Fig. 5. Silencing of 5-HT^DR→VTA neurons promotes stress susceptibility.

a Experimental setup for the expression of AAV_retro-DIO-eNpHR-mCherry or control virus (mCherry) in 5-HT^DR→VTA neurons and ferrule implantation into the DR. b Whole-cell current-clamp recordings of eNpHR-mCherry neurons in response to 593 nm light (yellow lines) in DR slices showed that yellow light drove hyperpolarization (top).
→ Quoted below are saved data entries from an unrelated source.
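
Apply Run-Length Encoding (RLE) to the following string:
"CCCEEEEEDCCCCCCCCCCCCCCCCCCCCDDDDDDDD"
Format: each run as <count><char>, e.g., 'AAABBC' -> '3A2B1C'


Scanning runs left to right:
  i=0: run of 'C' x 3 -> '3C'
  i=3: run of 'E' x 5 -> '5E'
  i=8: run of 'D' x 1 -> '1D'
  i=9: run of 'C' x 20 -> '20C'
  i=29: run of 'D' x 8 -> '8D'

RLE = 3C5E1D20C8D


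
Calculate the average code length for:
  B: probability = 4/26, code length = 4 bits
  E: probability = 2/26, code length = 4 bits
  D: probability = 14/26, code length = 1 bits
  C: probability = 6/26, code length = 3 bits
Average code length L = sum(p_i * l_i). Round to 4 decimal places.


Weighted contributions p_i * l_i:
  B: (4/26) * 4 = 16/26
  E: (2/26) * 4 = 8/26
  D: (14/26) * 1 = 14/26
  C: (6/26) * 3 = 18/26
Sum = (16 + 8 + 14 + 18)/26 = 56/26

L = 56/26 = 2.1538 bits/symbol


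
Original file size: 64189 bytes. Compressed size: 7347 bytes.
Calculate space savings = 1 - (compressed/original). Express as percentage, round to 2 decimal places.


ratio = compressed/original = 7347/64189 = 0.114459
savings = 1 - ratio = 1 - 0.114459 = 0.885541
as a percentage: 0.885541 * 100 = 88.55%

Space savings = 1 - 7347/64189 = 88.55%


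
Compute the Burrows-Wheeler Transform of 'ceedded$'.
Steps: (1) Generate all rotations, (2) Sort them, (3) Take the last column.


Rotations (sorted):
  0: $ceedded -> last char: d
  1: ceedded$ -> last char: $
  2: d$ceedde -> last char: e
  3: dded$cee -> last char: e
  4: ded$ceed -> last char: d
  5: ed$ceedd -> last char: d
  6: edded$ce -> last char: e
  7: eedded$c -> last char: c


BWT = d$eeddec


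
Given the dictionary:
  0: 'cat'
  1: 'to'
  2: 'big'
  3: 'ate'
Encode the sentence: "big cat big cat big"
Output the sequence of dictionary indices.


Look up each word in the dictionary:
  'big' -> 2
  'cat' -> 0
  'big' -> 2
  'cat' -> 0
  'big' -> 2

Encoded: [2, 0, 2, 0, 2]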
Summary plot (bottom) showing robust light-evoked hyperpolarization (n = 5 neurons from two mice). Scale, 20 mV, 1 s. c Experimental timeline of the inhibition of 5-HT^DR→VTA neurons (top panel) and a schematic of the subthreshold paradigm (bottom panel). d, e Representative traces of animals expressing eNpHR in 5-HT^DR→VTA neurons during the social interaction test with light stimulation (d) or after subthreshold defeat stress with optical stimulation (e). Warmer colors indicate more time spent. f No significant difference was observed in social interaction time (eNpHR, n = 13 mice; mCherry, n = 11 mice; one-way ANOVA, F_1,22 = 0.177, P = 0.678) or social interaction ratio during inhibition of 5-HT^DR→VTA neurons (eNpHR, n = 13 mice; mCherry, n = 11 mice; one-way ANOVA, F_1,22 = 0.220, P = 0.644). g Silencing of 5-HT^DR-VTA neurons following subthreshold defeat stress exposure elicits social aversion; (eNpHR, n = 18 mice; mCherry, n = 17 mice; one-way ANOVA, interaction: F_1,33 = 18.287, P < 0.001, SI ratio: F_1,33 = 28.155, P < 0.001). Data are represented as mean ± SEM. NS: not statistically significant; **P < 0.01, ***P < 0.001. Source data are provided as a Source Data file.